How to make Peach Charlotte!

Step 1
  • first, whip the fresh cream and set aside.
  • Using an electric mixer, beat the ricotta with the powdered sugar.
2nd step
  • Mix the whipped cream by hand with a spoon, with movements from bottom to top to ensure a nice smoothness.
  • The cream is ready. Put it in the fridge until the peach pie shell is ready.
stages 3
  • Also prepare the peaches.
  • I used three nectarines for garnish, while I used two for garnish.
  • Take the three nectarines for garnish and roughly chop them. 1 cm then cubes.
  • If peeling bothers you, you can also peel it before slicing it.
step 4
  • Place the opening circle (18 cm in diameter) directly on the serving tray.

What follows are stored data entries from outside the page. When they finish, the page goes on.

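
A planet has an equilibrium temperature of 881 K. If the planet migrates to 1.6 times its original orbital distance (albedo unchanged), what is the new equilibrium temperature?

T_eq ≈ 696 K

T_eq ∝ L^(1/4) · d^(−1/2).
T′ = 881 / 1.6^(1/2) = 696 K.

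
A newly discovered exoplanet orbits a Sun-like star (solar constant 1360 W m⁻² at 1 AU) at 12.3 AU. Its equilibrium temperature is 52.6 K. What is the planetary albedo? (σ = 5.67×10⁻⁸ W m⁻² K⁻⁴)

A ≈ 0.81

Flux at 12.3 AU: S = 1360/12.3² = 8.99 W m⁻².
From T_eq⁴ = S(1−A)/(4σ): 1−A = 4σT_eq⁴/S.
1−A = 4 × 5.67×10⁻⁸ × (52.6)⁴ / 8.99 = 0.193.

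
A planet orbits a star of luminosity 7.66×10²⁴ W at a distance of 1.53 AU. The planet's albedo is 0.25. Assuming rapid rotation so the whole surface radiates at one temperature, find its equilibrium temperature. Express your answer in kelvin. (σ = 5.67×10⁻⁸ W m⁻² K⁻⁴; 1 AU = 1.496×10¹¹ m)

d = 1.53 AU = 2.29×10¹¹ m.
Flux: S = L/(4πd²) = 7.66×10²⁴/(4π×(2.29×10¹¹)²) = 11.6 W m⁻².
Energy balance: absorbed = emitted ⇒ πR²·S(1−A) = 4πR²·σT_eq⁴, so T_eq⁴ = S(1−A)/(4σ).
T_eq = [11.6 × 0.75 / (4 × 5.67×10⁻⁸)]^(1/4) = (3.85×10⁷)^(1/4) = 78.8 K.

T_eq ≈ 78.8 K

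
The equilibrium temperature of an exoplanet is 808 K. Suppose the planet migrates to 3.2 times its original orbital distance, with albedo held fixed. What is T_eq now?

T_eq ≈ 452 K

T_eq ∝ L^(1/4) · d^(−1/2).
T′ = 808 / 3.2^(1/2) = 452 K.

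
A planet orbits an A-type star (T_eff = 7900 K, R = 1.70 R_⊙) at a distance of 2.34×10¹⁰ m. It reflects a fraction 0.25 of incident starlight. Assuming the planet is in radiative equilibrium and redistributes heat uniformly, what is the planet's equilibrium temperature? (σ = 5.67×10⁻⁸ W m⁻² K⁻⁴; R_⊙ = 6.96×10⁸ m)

R_⋆ = 1.70 × 6.96×10⁸ = 1.18×10⁹ m.
L = 4πR_⋆²σT_⋆⁴ = 4π(1.18×10⁹)² × 5.67×10⁻⁸ × (7900)⁴ = 3.89×10²⁷ W.
S = L/(4πd²) = 5.65×10⁵ W m⁻².
Energy balance: absorbed = emitted ⇒ πR²·S(1−A) = 4πR²·σT_eq⁴, so T_eq⁴ = S(1−A)/(4σ).
T_eq = [5.65×10⁵ × 0.75 / (4 × 5.67×10⁻⁸)]^(1/4) = (1.87×10¹²)^(1/4) = 1170 K.

T_eq ≈ 1170 K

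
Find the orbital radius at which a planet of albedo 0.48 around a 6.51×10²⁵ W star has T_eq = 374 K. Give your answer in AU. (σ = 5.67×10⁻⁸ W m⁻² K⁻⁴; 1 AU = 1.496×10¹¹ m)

From T_eq⁴ = L(1−A)/(16πσd²): d = √[L(1−A)/(16πσT_eq⁴)].
d = √[6.51×10²⁵ × 0.52 / (16π × 5.67×10⁻⁸ × (374)⁴)] = 2.46×10¹⁰ m = 0.165 AU.

d ≈ 0.165 AU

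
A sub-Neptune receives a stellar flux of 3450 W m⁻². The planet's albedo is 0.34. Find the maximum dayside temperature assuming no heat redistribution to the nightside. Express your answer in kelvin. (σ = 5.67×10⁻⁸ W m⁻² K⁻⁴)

With no redistribution each surface element balances locally: S(1−A) = σT⁴.
T = [3450 × 0.66 / 5.67×10⁻⁸]^(1/4) = (4.02×10¹⁰)^(1/4) = 448 K.

T_ss ≈ 448 K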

  • Start by creating the cookie crown around the circumference.
  • Take the ladyfingers and cut 1 cm from the bottom.
step 5
  • This way it won’t get too big and ladyfingers will be able to stand up well.
  • Wet the “cut” ladyfingers in the peach juice and place them vertically next to each other, around the edge of the circle.

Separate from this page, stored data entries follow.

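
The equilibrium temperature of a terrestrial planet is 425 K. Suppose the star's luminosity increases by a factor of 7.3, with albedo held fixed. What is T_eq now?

T_eq ∝ L^(1/4) · d^(−1/2).
T′ = 425 × 7.3^(1/4) = 699 K.

T_eq ≈ 699 K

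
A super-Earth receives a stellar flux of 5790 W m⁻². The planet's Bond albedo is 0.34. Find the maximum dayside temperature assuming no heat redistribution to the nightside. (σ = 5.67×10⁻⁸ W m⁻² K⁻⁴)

T_ss ≈ 510 K

With no redistribution each surface element balances locally: S(1−A) = σT⁴.
T = [5790 × 0.66 / 5.67×10⁻⁸]^(1/4) = (6.74×10¹⁰)^(1/4) = 510 K.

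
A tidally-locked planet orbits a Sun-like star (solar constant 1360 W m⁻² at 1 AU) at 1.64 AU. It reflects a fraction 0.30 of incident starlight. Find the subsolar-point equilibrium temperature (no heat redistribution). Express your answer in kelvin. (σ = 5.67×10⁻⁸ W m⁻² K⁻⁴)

Flux at 1.64 AU: S = 1360/1.64² = 506 W m⁻².
At the subsolar point the surface absorbs S(1−A) and emits σT⁴ per unit area — no factor of 4, since only the local patch is in balance.
T = [506 × 0.70 / 5.67×10⁻⁸]^(1/4) = (6.24×10⁹)^(1/4) = 281 K.

T_ss ≈ 281 K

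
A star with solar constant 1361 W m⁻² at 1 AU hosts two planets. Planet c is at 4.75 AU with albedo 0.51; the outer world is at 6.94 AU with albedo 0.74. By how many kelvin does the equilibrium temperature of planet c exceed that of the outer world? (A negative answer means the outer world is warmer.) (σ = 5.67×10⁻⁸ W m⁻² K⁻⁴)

T_eq = [S₀(1−A)/(4σd²)]^(1/4), so T ∝ (1−A)^(1/4) / √d.
T₁ = [1361×0.49/(4×5.67×10⁻⁸×4.75²)]^(1/4) = 106.85 K.
T₂ = [1361×0.26/(4×5.67×10⁻⁸×6.94²)]^(1/4) = 75.44 K.

ΔT ≈ 31.4 K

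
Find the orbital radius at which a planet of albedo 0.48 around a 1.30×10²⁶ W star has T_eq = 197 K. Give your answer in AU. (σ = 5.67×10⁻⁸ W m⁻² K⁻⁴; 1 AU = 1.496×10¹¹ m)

d ≈ 0.839 AU

From T_eq⁴ = L(1−A)/(16πσd²): d = √[L(1−A)/(16πσT_eq⁴)].
d = √[1.30×10²⁶ × 0.52 / (16π × 5.67×10⁻⁸ × (197)⁴)] = 1.25×10¹¹ m = 0.839 AU.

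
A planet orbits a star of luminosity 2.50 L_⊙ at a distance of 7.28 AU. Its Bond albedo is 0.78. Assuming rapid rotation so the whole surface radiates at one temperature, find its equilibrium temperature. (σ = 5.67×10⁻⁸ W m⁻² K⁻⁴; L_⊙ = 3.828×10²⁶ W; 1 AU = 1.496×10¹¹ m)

d = 7.28 AU = 1.09×10¹² m.
L = 2.50 × 3.828×10²⁶ = 9.57×10²⁶ W.
Flux: S = L/(4πd²) = 9.57×10²⁶/(4π×(1.09×10¹²)²) = 64.2 W m⁻².
Energy balance: absorbed = emitted ⇒ πR²·S(1−A) = 4πR²·σT_eq⁴, so T_eq⁴ = S(1−A)/(4σ).
T_eq = [64.2 × 0.22 / (4 × 5.67×10⁻⁸)]^(1/4) = (6.23×10⁷)^(1/4) = 88.8 K.

T_eq ≈ 88.8 K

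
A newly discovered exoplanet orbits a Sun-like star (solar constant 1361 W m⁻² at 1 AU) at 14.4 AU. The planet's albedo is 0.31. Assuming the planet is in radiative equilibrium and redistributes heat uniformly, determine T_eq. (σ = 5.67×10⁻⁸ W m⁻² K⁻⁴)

T_eq ≈ 66.8 K

Flux at 14.4 AU: S = 1361/14.4² = 6.56 W m⁻².
Energy balance: absorbed = emitted ⇒ πR²·S(1−A) = 4πR²·σT_eq⁴, so T_eq⁴ = S(1−A)/(4σ).
T_eq = [6.56 × 0.69 / (4 × 5.67×10⁻⁸)]^(1/4) = (2.00×10⁷)^(1/4) = 66.8 K.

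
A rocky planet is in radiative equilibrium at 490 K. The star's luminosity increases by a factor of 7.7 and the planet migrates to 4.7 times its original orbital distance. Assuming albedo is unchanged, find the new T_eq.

T_eq ≈ 377 K

T_eq ∝ L^(1/4) · d^(−1/2).
T′ = 490 × 7.7^(1/4) / 4.7^(1/2) = 377 K.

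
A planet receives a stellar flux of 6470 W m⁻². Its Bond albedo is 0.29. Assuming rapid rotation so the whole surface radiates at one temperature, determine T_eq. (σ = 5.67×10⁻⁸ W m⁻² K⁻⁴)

T_eq ≈ 377 K

Energy balance: absorbed = emitted ⇒ πR²·S(1−A) = 4πR²·σT_eq⁴, so T_eq⁴ = S(1−A)/(4σ).
T_eq = [6470 × 0.71 / (4 × 5.67×10⁻⁸)]^(1/4) = (2.03×10¹⁰)^(1/4) = 377 K.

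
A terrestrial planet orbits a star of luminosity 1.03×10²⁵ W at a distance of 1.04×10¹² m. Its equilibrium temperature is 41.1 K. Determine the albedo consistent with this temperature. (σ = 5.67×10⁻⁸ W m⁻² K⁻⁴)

Flux: S = L/(4πd²) = 1.03×10²⁵/(4π×(1.04×10¹²)²) = 0.758 W m⁻².
From T_eq⁴ = S(1−A)/(4σ): 1−A = 4σT_eq⁴/S.
1−A = 4 × 5.67×10⁻⁸ × (41.1)⁴ / 0.758 = 0.854.

A ≈ 0.15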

  • Also fill the bottom with ladyfingers soaked in juice, trying to keep as few empty spaces as possible.
stages 6
  • Cover the ladyfingers with half of the ricotta cream then half of the peach cubes.
  • Make a new layer of ladyfingers, still soaked in the peach juice, then add the peach cubes and, finally, the rest of the cream.

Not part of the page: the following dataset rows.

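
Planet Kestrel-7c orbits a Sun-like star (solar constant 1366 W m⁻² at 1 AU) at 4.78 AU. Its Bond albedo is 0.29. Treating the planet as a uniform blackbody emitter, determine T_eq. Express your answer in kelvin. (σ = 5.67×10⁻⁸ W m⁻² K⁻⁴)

Flux at 4.78 AU: S = 1366/4.78² = 59.8 W m⁻².
Energy balance: absorbed = emitted ⇒ πR²·S(1−A) = 4πR²·σT_eq⁴, so T_eq⁴ = S(1−A)/(4σ).
T_eq = [59.8 × 0.71 / (4 × 5.67×10⁻⁸)]^(1/4) = (1.87×10⁸)^(1/4) = 117 K.

T_eq ≈ 117 K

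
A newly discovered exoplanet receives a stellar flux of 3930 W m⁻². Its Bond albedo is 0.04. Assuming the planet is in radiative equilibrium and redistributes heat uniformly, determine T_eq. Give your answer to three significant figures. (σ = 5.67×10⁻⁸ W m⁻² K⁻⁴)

T_eq ≈ 359 K

Energy balance: absorbed = emitted ⇒ πR²·S(1−A) = 4πR²·σT_eq⁴, so T_eq⁴ = S(1−A)/(4σ).
T_eq = [3930 × 0.96 / (4 × 5.67×10⁻⁸)]^(1/4) = (1.66×10¹⁰)^(1/4) = 359 K.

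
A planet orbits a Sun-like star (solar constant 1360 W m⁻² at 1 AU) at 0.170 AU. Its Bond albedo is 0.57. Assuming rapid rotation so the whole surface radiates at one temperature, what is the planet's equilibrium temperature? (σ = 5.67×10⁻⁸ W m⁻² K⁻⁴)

Flux at 0.170 AU: S = 1360/0.170² = 4.71×10⁴ W m⁻².
Energy balance: absorbed = emitted ⇒ πR²·S(1−A) = 4πR²·σT_eq⁴, so T_eq⁴ = S(1−A)/(4σ).
T_eq = [4.71×10⁴ × 0.43 / (4 × 5.67×10⁻⁸)]^(1/4) = (8.92×10¹⁰)^(1/4) = 547 K.

T_eq ≈ 547 K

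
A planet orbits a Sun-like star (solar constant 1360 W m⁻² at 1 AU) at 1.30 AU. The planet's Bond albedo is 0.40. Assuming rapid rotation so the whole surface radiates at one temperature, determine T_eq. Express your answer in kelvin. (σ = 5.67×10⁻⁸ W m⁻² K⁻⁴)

T_eq ≈ 215 K

Flux at 1.30 AU: S = 1360/1.30² = 805 W m⁻².
Energy balance: absorbed = emitted ⇒ πR²·S(1−A) = 4πR²·σT_eq⁴, so T_eq⁴ = S(1−A)/(4σ).
T_eq = [805 × 0.60 / (4 × 5.67×10⁻⁸)]^(1/4) = (2.13×10⁹)^(1/4) = 215 K.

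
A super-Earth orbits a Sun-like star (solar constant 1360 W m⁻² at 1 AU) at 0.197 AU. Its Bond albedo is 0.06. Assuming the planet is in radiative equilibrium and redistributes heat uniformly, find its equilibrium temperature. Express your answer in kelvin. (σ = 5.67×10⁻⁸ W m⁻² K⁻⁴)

Flux at 0.197 AU: S = 1360/0.197² = 3.50×10⁴ W m⁻².
Energy balance: absorbed = emitted ⇒ πR²·S(1−A) = 4πR²·σT_eq⁴, so T_eq⁴ = S(1−A)/(4σ).
T_eq = [3.50×10⁴ × 0.94 / (4 × 5.67×10⁻⁸)]^(1/4) = (1.45×10¹¹)^(1/4) = 617 K.

T_eq ≈ 617 K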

  • The peach charlotte is almost ready!! Now all we have to do is decorate it!
step 7
  • Wash the two remaining nectarines and cut them into slices (skin on) to a thickness of approx.
  • 1 cm., gently detaching them from the central bone.
  • With a sharp knife, cut the slices in half again, so that the thickness is thinner and the decoration gives even more importance.
step 8
  • Place all of the peach slices on the surface of the pie with the peaches, overlapping them slightly.
  • Complete the center with small peach cubes. You can also arrange them in a radial pattern, around the circumference, from the outside towards the center.
  • Place the peach charlotte for approx. 1 hour in the fridge and then… bon appetit!!
  • I think it’s a very nice and quaint idea, to serve as a dessert with peaches at the end of a meal.